Forum Moderators: mack

Message Too Old, No Replies

FAO Microsoft re: MSNbot

MSNbot Bandwidth

         

computerology

8:22 pm on Jul 4, 2004 (gmt 0)

10+ Year Member



Hey guys, I was trolling through my logs as I had noticed a little bit of abuse and noticed your new spider has been agressively trolling my pages.

Didnt know what MSNbot was until I looked it up, sounds like a great idea, but could you take one thing in mind?
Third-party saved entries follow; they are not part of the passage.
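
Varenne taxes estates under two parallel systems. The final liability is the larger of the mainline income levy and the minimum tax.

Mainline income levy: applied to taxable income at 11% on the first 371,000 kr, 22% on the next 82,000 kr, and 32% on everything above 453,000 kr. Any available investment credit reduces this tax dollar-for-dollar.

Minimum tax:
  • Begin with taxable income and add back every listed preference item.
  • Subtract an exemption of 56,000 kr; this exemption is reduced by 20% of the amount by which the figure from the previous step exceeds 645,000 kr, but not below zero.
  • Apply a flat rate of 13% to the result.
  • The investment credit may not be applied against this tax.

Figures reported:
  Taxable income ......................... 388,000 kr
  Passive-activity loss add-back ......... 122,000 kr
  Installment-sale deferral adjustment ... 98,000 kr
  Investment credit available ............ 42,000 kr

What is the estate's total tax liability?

71,760 kr

Minimum tax:
  Adjusted income: 388,000 kr + 122,000 kr + 98,000 kr = 608,000 kr
  Exemption: 608,000 kr ≤ 645,000 kr, so full 56,000 kr applies
  Base: 608,000 kr − 56,000 kr = 552,000 kr
  552,000 kr × 13% = 71,760 kr

Mainline income levy:
  371,000 kr × 11% = 40,810 kr
  17,000 kr × 22% = 3,740 kr
  → 44,550 kr
  Less investment credit 42,000 kr → 2,550 kr

71,760 kr > 2,550 kr, so the minimum tax is the binding amount.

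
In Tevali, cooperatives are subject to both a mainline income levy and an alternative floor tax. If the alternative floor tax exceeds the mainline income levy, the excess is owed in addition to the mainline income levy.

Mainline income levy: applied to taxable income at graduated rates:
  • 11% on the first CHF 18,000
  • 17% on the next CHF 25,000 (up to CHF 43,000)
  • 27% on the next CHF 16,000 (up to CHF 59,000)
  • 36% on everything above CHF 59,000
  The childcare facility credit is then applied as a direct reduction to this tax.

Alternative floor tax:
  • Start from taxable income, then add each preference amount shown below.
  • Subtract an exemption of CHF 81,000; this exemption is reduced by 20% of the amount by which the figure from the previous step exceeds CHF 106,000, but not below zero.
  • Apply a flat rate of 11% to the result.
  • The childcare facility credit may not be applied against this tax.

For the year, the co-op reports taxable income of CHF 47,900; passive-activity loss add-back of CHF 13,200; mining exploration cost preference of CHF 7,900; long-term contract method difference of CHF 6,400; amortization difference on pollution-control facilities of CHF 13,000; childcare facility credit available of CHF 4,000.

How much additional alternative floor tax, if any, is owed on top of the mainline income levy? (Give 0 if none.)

Alternative floor tax:
  Adjusted income: CHF 47,900 + CHF 13,200 + CHF 7,900 + CHF 6,400 + CHF 13,000 = CHF 88,400
  Exemption: CHF 88,400 ≤ CHF 106,000, so full CHF 81,000 applies
  Base: CHF 88,400 − CHF 81,000 = CHF 7,400
  CHF 7,400 × 11% = CHF 814

Mainline income levy:
  CHF 18,000 × 11% = CHF 1,980
  CHF 25,000 × 17% = CHF 4,250
  CHF 4,900 × 27% = CHF 1,323
  → CHF 7,553
  Less childcare facility credit CHF 4,000 → CHF 3,553

CHF 814 ≤ CHF 3,553, so no add-on is due.

CHF 0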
I have several large UHA files on the server (Uharc archive) and I have noticed that these files are being spidered by the bot and downloaded. These are 20-40Mb files and with your bot crawling around it doesnt take long to hit a Gb of transfer.

Could you mod your bot to omit *.ZIP, *.UHA, *.SFT and other archive files- theres no need for your server to cache specific downloads from other websites; and on most sites you'd probably be entering copyright infringement territory by cross hosting the data anyway- even if you are helping operators to reduce their bandwidth.

Go ahead, rip the pages all you want, my dynamic pages are all timestamped, just leave alone any non htm, php, asp, txt, j2ee pages because your software likely cant index the contents of an archive file (like UHA ZIP or SFT) and with audio or video data, regardless of encoding, probably wont ever be able to categorize it by type (ie. if your engine could find hard breaks audio files by analyzing the sounds itslef, i'd probably have a cardiac arrest and die of shock)

Hope you read this, good luck with the spider.

rfgdxm1

8:43 pm on Jul 4, 2004 (gmt 0)

WebmasterWorld Senior Member 10+ Year Member



Block those large files with robots.txt.